Когда умерла свекровь, все хлопоты по похоронам Лидии пришлось взять на себя. Андрюша не знал даже, что по весне надо ехать на кладбище с лопатой, чтобы поправить просевшую, захлебнувшуюся тающим снегом могилу. Растерянный Андрей просто не в состоянии был что-то делать вообще. Это Лида бегала по всяким там БТИ и ГУЮНO, Андрей просто растерянно смотрел на кипу всех наследственных бумаг и говорил, что совершенно не в состоянии в них разобраться, да и всё равно ничего не запомнит. Это Лида разбирала вещи его родителей, нанимала рабочих сделать ремонт в комнате его предков, чтобы освободить помещение для подросшего сына.

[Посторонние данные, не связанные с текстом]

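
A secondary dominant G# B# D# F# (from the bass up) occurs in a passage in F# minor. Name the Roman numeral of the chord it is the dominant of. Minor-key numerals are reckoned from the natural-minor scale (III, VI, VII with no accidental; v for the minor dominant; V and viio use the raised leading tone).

The chord is a dominant seventh chord on G#.
A dominant resolves down a perfect fifth: G# → C#. In F# minor, C# is scale degree 5, i.e. V.

V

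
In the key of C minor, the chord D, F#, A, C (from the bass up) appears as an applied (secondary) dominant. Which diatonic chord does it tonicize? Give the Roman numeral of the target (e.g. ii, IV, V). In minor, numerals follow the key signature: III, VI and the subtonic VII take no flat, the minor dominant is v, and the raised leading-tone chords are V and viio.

V

The chord is a dominant seventh chord on D.
A dominant resolves down a perfect fifth: D → G. In C minor, G is scale degree 5, i.e. V.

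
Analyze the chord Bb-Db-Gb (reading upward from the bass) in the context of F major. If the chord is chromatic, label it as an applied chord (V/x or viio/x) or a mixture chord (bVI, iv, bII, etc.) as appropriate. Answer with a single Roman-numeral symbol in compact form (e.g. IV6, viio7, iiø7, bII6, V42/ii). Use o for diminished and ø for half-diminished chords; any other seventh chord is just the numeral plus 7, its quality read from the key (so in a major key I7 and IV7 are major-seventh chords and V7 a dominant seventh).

bII6

The pitches Gb-Bb-Db form a major triad rooted on Gb.
Gb is the lowered second degree of F major (diatonic 2 would be G). This is the Neapolitan sixth — a major triad on the lowered second degree, here in its customary first inversion.
With Bb in the bass the chord is in first inversion, so the figured bass is 6.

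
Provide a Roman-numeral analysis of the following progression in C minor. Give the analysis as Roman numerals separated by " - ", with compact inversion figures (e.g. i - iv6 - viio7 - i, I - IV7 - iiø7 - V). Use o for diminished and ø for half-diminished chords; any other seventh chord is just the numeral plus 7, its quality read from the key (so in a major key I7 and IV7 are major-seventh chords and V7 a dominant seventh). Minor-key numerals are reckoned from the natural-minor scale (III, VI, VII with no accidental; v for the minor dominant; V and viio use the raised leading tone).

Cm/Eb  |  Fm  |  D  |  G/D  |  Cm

Cm/Eb: root C is the tonic; minor triad there is i6.
Fm: minor triad on F = scale degree 4 → iv.
D is the secondary dominant of V (major triad on D): V/V.
G/D has root G, degree 5 in C minor, so V64.
Cm: root C is the tonic; minor triad there is i.

i6 - iv - V/V - V64 - i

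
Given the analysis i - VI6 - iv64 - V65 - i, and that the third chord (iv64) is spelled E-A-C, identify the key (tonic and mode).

The chord Am/E is a minor triad rooted on A; its label is iv64.
If A is scale degree 4 and the mode makes that degree carry a minor triad, the tonic is E and the mode is minor.

E minor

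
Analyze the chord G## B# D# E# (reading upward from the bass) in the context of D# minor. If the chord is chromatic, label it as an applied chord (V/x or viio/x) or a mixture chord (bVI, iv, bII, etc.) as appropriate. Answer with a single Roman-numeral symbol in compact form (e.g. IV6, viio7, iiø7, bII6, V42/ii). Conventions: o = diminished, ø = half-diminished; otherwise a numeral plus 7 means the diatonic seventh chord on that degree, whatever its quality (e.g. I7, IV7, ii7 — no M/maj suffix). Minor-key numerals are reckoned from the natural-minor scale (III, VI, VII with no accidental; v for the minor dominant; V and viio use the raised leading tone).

V65/V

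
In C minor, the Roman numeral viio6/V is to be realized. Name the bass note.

A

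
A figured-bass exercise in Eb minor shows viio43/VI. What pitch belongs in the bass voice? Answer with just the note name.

Fb

The applied chord viio43/VI is rooted on Bb: Bb-Db-Fb-Abb.
The figure 43 means second inversion — the fifth is in the bass.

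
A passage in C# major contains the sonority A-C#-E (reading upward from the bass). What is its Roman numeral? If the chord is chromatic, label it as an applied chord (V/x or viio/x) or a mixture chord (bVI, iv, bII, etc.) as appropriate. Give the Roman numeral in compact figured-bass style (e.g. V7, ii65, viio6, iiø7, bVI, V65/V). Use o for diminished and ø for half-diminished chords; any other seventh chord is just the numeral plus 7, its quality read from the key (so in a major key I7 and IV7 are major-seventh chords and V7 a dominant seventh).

bVI

The pitches A-C#-E form a major triad rooted on A.
A is the lowered sixth degree of C# major (diatonic 6 would be A#). This is a major triad on the lowered sixth degree, borrowed from the parallel minor.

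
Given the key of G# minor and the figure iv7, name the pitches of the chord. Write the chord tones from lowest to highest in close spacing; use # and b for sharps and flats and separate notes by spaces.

C# E G# B

The numeral's case and figure indicate a minor seventh chord. In G# minor its root, scale degree 4, is C#.
Stacking thirds from C# gives C#-E-G#-B.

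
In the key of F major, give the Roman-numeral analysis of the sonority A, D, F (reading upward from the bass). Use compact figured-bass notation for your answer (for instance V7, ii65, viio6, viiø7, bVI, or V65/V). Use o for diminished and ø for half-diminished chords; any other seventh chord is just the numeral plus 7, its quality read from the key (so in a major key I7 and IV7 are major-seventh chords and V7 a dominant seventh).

Stacked in thirds the chord is D-F-A: a minor triad on D.
D is scale degree 6 in F major, and a minor triad on that degree is written vi.
With A in the bass the chord is in second inversion, so the figured bass is 64.

vi64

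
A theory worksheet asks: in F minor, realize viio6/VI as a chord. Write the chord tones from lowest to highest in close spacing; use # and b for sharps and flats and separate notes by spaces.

The slash marks an applied leading-tone chord: viio of VI. In F minor, VI is Db, so the leading tone to it is C, a half step below.
Building a diminished triad on C gives C-Eb-Gb.
With the 6 figure the chord is in first inversion; from the bass Eb upward in close position it reads Eb-Gb-C.

Eb Gb C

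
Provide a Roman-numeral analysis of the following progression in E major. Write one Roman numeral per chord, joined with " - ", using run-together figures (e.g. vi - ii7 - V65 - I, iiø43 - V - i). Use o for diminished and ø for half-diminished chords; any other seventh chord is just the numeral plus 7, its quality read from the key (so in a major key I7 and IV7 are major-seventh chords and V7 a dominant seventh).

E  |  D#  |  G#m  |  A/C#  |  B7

I - V/iii - iii - IV6 - V7

E: major triad on E = scale degree 1 → I.
D#: a major triad on D#, the applied dominant of iii → V/iii.
G#m: minor triad on G# = scale degree 3 → iii.
A/C#: major triad on A = scale degree 4 → IV6.
B7: root B is the dominant; dominant seventh chord there is V7.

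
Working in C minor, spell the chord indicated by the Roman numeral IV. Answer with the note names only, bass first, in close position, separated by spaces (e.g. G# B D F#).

Scale degree 4 in C minor is F; here the chord built on it is altered to a major triad. IV is the major subdominant, borrowed from the parallel major.
So the chord is F-A-C, a major triad.

F A C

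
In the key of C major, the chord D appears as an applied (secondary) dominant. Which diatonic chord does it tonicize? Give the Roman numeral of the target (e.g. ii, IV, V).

V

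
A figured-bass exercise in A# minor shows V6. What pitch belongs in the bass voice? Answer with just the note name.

G##

V in A# minor has root E#; the chord is E#-G##-B#.
The figure 6 means first inversion — the third is in the bass.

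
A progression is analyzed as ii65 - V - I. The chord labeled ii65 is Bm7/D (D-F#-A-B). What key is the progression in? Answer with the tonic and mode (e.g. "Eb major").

A major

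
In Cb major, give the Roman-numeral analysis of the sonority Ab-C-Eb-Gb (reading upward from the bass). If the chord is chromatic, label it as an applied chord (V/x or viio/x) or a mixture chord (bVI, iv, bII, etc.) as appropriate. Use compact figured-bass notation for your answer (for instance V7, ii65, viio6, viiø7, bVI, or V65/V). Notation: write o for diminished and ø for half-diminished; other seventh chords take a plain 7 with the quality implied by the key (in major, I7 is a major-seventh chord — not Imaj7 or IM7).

The pitches Ab-C-Eb-Gb form a dominant seventh chord rooted on Ab.
Ab is not a diatonic chord root with this quality in Cb major, but it lies a perfect fifth above Db (ii), so the chord functions as an applied dominant of ii.

V7/ii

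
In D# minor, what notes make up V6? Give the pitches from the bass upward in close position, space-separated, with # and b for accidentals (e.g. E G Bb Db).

C## E# A#

In D# minor, the dominant is A#. The dominant is major (leading tone raised), so V is a major triad.
That chord is spelled A#-C##-E#.
With the 6 figure the chord is in first inversion; from the bass C## upward in close position it reads C##-E#-A#.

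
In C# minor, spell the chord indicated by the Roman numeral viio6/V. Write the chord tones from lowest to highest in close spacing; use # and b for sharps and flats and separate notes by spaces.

A# C# F##

The slash marks an applied leading-tone chord: viio of V. In C# minor, V is G#, so the leading tone to it is F##, a half step below.
Building a diminished triad on F## gives F##-A#-C#.
The figured bass 6 indicates first inversion, placing the third (A#) in the bass: A#-C#-F##.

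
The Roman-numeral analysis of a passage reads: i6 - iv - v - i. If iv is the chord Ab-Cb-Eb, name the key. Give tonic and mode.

Eb minor

The anchor chord is a minor triad on Ab, labeled iv.
Counting down 3 scale steps from Ab places the tonic on Eb; a minor triad on degree 4 is diatonic only in minor.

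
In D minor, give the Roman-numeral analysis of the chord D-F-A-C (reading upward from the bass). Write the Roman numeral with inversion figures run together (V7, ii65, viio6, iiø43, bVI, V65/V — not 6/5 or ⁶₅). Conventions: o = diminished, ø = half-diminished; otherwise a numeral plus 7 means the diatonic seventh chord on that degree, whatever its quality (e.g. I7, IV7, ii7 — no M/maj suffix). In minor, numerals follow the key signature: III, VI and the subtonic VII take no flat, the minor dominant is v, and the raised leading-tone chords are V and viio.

Stacked in thirds the chord is D-F-A-C: a minor seventh chord on D.
In D minor, D is the tonic; the diatonic minor seventh chord there is i7.

i7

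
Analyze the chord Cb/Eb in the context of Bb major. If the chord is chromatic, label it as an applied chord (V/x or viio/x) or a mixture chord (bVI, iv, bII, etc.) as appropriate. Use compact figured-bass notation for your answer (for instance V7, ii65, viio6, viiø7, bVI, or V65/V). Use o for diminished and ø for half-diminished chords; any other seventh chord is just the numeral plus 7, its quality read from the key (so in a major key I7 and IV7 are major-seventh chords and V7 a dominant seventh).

bII6

The pitches Cb-Eb-Gb form a major triad rooted on Cb.
Cb is the lowered second degree of Bb major (diatonic 2 would be C). This is the Neapolitan sixth — a major triad on the lowered second degree, here in its customary first inversion.
With Eb in the bass the chord is in first inversion, so the figured bass is 6.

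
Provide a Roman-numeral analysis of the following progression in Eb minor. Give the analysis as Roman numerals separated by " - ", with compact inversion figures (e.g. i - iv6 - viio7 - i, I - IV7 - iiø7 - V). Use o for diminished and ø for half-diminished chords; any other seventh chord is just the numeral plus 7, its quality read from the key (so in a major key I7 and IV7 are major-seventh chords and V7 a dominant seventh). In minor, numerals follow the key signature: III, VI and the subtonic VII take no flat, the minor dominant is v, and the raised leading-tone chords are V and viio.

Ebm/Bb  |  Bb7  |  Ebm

Ebm/Bb has root Eb, degree 1 in Eb minor, so i64.
Bb7: dominant seventh chord on Bb = scale degree 5 → V7.
Ebm: minor triad on Eb = scale degree 1 → i.

i64 - V7 - i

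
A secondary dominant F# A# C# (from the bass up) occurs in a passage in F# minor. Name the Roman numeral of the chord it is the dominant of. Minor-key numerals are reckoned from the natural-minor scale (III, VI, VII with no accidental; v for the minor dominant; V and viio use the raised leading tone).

iv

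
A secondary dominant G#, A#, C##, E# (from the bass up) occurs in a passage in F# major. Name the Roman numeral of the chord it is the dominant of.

vi

The chord is a dominant seventh chord on A#.
A dominant resolves down a perfect fifth: A# → D#. In F# major, D# is scale degree 6, i.e. vi.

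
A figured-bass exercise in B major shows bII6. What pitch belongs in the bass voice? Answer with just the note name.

bII in B major has root C; the chord is C-E-G.
The figure 6 means first inversion — the third is in the bass.

E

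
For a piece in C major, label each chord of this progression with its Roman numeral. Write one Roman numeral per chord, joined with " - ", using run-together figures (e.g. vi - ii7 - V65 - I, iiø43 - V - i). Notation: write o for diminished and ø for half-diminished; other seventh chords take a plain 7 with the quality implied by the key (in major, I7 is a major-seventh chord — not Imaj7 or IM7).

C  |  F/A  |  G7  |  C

I - IV6 - V7 - I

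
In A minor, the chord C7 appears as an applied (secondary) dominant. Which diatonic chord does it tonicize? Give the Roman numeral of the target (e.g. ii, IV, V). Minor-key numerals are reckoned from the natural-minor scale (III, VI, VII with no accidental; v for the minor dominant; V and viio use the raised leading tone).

VI

The chord is a dominant seventh chord on C.
A dominant resolves down a perfect fifth: C → F. In A minor, F is scale degree 6, i.e. VI.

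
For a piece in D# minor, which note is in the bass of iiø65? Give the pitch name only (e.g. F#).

iiø in D# minor has root E#; the chord is E#-G#-B-D#.
The figure 65 means first inversion — the third is in the bass.

G#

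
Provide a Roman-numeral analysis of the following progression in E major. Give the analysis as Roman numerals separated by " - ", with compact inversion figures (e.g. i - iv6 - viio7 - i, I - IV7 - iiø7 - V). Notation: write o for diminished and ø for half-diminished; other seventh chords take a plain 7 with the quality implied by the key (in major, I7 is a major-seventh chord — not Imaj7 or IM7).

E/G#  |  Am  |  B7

I6 - iv - V7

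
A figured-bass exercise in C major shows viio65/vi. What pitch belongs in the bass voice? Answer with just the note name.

The applied chord viio65/vi is rooted on G#: G#-B-D-F.
The figure 65 means first inversion — the third is in the bass.

B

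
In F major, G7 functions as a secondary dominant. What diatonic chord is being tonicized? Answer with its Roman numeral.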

Андрюша никогда не покупал себе одежду. Сначала это делала его мать, потом жена. Он вполне полагался на их вкус, да впрочем, ему было, пожалуй, всё равно, в чём ходить. И если мать всё-таки старалась, чтобы сын был одет не хуже других, то Лидия Андреевна совсем не спешила подобрать ему галстук в тон его новой рубашки.
Он был неплохим мужем. Близких друзей у него не было, шумных компаний он никогда не водил, не курил и совсем не пил. Да, его излюбленным занятием было лежать на диване и смотреть телевизор, но ведь зарплату-то он приносил регулярно – и весьма приличную по меркам того времени, а на работе у него тоже было не всё гладко и спокойно. Как ни странно, он, недеревенский мужик, любил копошиться в саду. Кряхтя, с удовольствием копал грядки, засаживая их горохом, морковью, укропом, репой. Так, баловство: на семью этого не хватит, но зато можно было в выходные полакомиться прямо с грядки свежими овощами. Он часами ковырялся в земле, разводя всякие многолетние цветы и ягодные кустарники, по весне сам покупал горстями семена и саженцы, разделывал незатейливые клумбы, возводимые в хороводе крапивы, вырезал свернувшийся побег отплодоносившей малины, подвязывая каждый молодой кустик верёвочкой к колышку для того, чтобы его не согнул ветер.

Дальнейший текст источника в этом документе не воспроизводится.